ACCC digs deeper into digital platforms


Denham Sadler
Senior Reporter

The competition watchdog’s new $27 million digital platforms unit has been put straight to work, with two inquiries launched into some of the biggest tech companies in the world.

Treasurer Josh Frydenberg has directed the Australian Competition and Consumer Commissioner (ACCC) to look into advertising technology as well as to keep the spotlight on digital platforms over the next five years.

The two new inquiries are part of the federal government’s response to the ACCC’s “ground-breaking” inquiry into digital platforms, which was completed last year.

Josh Frydenberg
Josh Frydenberg: Putting a spotlight on digital platforms

“Digital technologies are going to be an increasingly important part of our economic and social landscape. Our reforms will ensure we get the balance right and position Australia as a leading digital economy,” Treasurer Josh Frydenberg said.

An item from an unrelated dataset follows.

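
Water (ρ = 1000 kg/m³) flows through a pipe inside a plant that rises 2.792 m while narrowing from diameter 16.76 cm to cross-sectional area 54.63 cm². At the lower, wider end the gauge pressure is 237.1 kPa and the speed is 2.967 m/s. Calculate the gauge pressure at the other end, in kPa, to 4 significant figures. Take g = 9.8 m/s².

P₂ ≈ 142.4 kPa

By continuity, v₂ = v₁·A₁/A₂ = 2.967·(220.6/54.63) = 11.98 m/s.
Applying Bernoulli between the two ends and solving for P₂: P₂ = P₁ + ½ρ(v₁² − v₂²) − ρgΔh.
P₂ = 237100 + ½·1000·(2.967² − 11.98²) − 1000·9.8·(+2.792) = 237100 + (-67380) − (27360) = 142400 Pa.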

“The government is delivering a regulatory framework that is fit for purpose and better protects and informs Australian consumers, addresses bargaining power imbalances between digital platforms and media companies and ensures privacy settings remain appropriate in the digital age.”

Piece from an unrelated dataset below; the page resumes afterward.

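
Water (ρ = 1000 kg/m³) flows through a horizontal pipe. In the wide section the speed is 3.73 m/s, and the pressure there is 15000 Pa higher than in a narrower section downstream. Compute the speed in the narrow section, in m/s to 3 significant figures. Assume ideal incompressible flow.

6.63 m/s

With h₁ = h₂, rearranging Bernoulli gives v₂ = √(v₁² + 2ΔP/ρ).
v₂ = √(3.73² + 2·15000/1000) = √(13.9 + 30.0) = 6.63 m/s.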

They will be conducted by the ACCC’s new 20-person digital platforms unit, which has received $26.9 million in funding over four years.

Under the Competition and Consumer Act 2010, the ACCC has the legal authority to compel companies to provide relevant information or documents to its inquiries. It will likely force the likes of Facebook and Google to provide information on how it uses the data of its users to sell advertising and relevant revenue data.

The Act allows the ACCC to request “within the specified period and in the specified manner, specified documents” or information.

As directed by government, the competition watchdog will continue to monitor digital platforms like Facebook and Google over the next five years, delivering interim reports every six months.

Through this inquiry the ACCC will look at competition for the supply of digital platform services, practices of the tech companies which may lead to consumer harm, market trends in the space and developments in the market around the world.

It will cover digital platforms that are internet search engines, social media platforms, digital content aggregators, media referral services and electronic marketplace services. The ACCC will also be looking at digital advertising services supplied to these companies and their data handling practices.

The watchdog’s other inquiry is more targeted, focused on competitiveness and the efficiency of markets in advertising technology.

Its scope covers the availability to publishers and advertisers of information on activities in these markets, the concentration of power, the auction and bidding processes, the impact of mergers and acquisitions, the distribution of digital display advertising expenditure and how competition may impact the supply of services.

The ACCC plans to release an issues paper next month and is set to deliver an interim report by the end of the year. The final report due at the end of August 2021.

In its Digital platforms inquiry, the ACCC raised concerns with “significant opacity” in the operation of ad tech.

“There is a lack of transparency in the pricing of services used to facilitate automated or programmatic online display advertising. This means that both advertisers and websites lack visibility over pricing,” it said.

“The ACCC has concerns about the potential for the misuse of market power within advertising and other markets, and about the potential for other market inefficiencies to be caused by a lack of transparency.”

The watchdog completed its 18-month inquiry into the market dominance of digital platforms midway through last year. It made 23 “significant” recommendations to government to curb the market dominance of the likes of Facebook and Google, including changes to competition law, consumer protection, media regulation, privacy laws and merger laws.

The Coalition responded to the report at the end of last year, acting immediately on a handful of recommendations but mostly consulting further on the more contentious areas of reform.

The Opposition warned the response would lead to a “backlog of policy work”, saying the Coalition’s “heart was never in the reform agenda”.